M4 Mac Announcements

One thing I am curious about: there are charts on which you can compare M-series Macs against nVidia and AMD graphics cards; in OpenCL, the Mac GPU worse than half the score of the dGPUs, but in Metal, the separation is quite a bit closer, the highest Mac being behind the highest card by around 5%. I realize that OpenCL has some serious deficiencies and should not be relied on as a good measure. What I am curious about is whether there are performance/efficiency comparisons between Metal and the other graphics APIs. How does Metal compare to Vulkan, DirectX and OpenCL for the same jobs?

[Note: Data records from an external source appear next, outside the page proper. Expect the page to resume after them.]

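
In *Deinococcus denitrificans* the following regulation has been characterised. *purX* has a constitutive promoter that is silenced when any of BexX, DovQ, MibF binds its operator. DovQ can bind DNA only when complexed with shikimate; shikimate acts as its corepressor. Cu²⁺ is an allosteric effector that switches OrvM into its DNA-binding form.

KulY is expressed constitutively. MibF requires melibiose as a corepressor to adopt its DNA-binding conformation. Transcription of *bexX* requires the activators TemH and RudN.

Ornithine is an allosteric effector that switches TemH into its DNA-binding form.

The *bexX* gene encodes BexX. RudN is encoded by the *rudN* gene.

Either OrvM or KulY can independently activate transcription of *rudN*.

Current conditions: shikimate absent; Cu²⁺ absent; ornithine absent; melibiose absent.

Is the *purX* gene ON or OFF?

ON

Ornithine is absent, so TemH is inactive.
Cu²⁺ is absent, so OrvM is inactive.
KulY is produced constitutively and is active.
Activator KulY is present, so *rudN* is transcribed.
So RudN is produced and active.
Required activator TemH is absent, so *bexX* is not transcribed.
So BexX is not produced.
Shikimate is absent, so DovQ is inactive.
Melibiose is absent, so MibF is inactive.
With no repressor bound, *purX* is transcribed.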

Comparing across APIs when the hardware is different is extremely difficult. For OpenCL/GL on macOS, we do occasionally have the same (AMD) hardware running the other APIs but then the OpenGL/CL implementation on macOS is practically deprecated and/or running through a Metal translation layer anyway. In general though, I’ve tried looking at this using benchmarks that use different APIs for the same task (Geekbench, some 3D Mark ones, Aztec Ruins, etc …) and while I haven’t charted them all out rigorously, I’ve never noted a consistent pattern. From what I gather from people who work in the field, is that none of the modern APIs (DirectX, Vulkan, Metal) are innately, substantially superior in regards to performance, but drivers for the particular hardware matter a lot and basically swamp most things, even competing with or surpassing hardware differences.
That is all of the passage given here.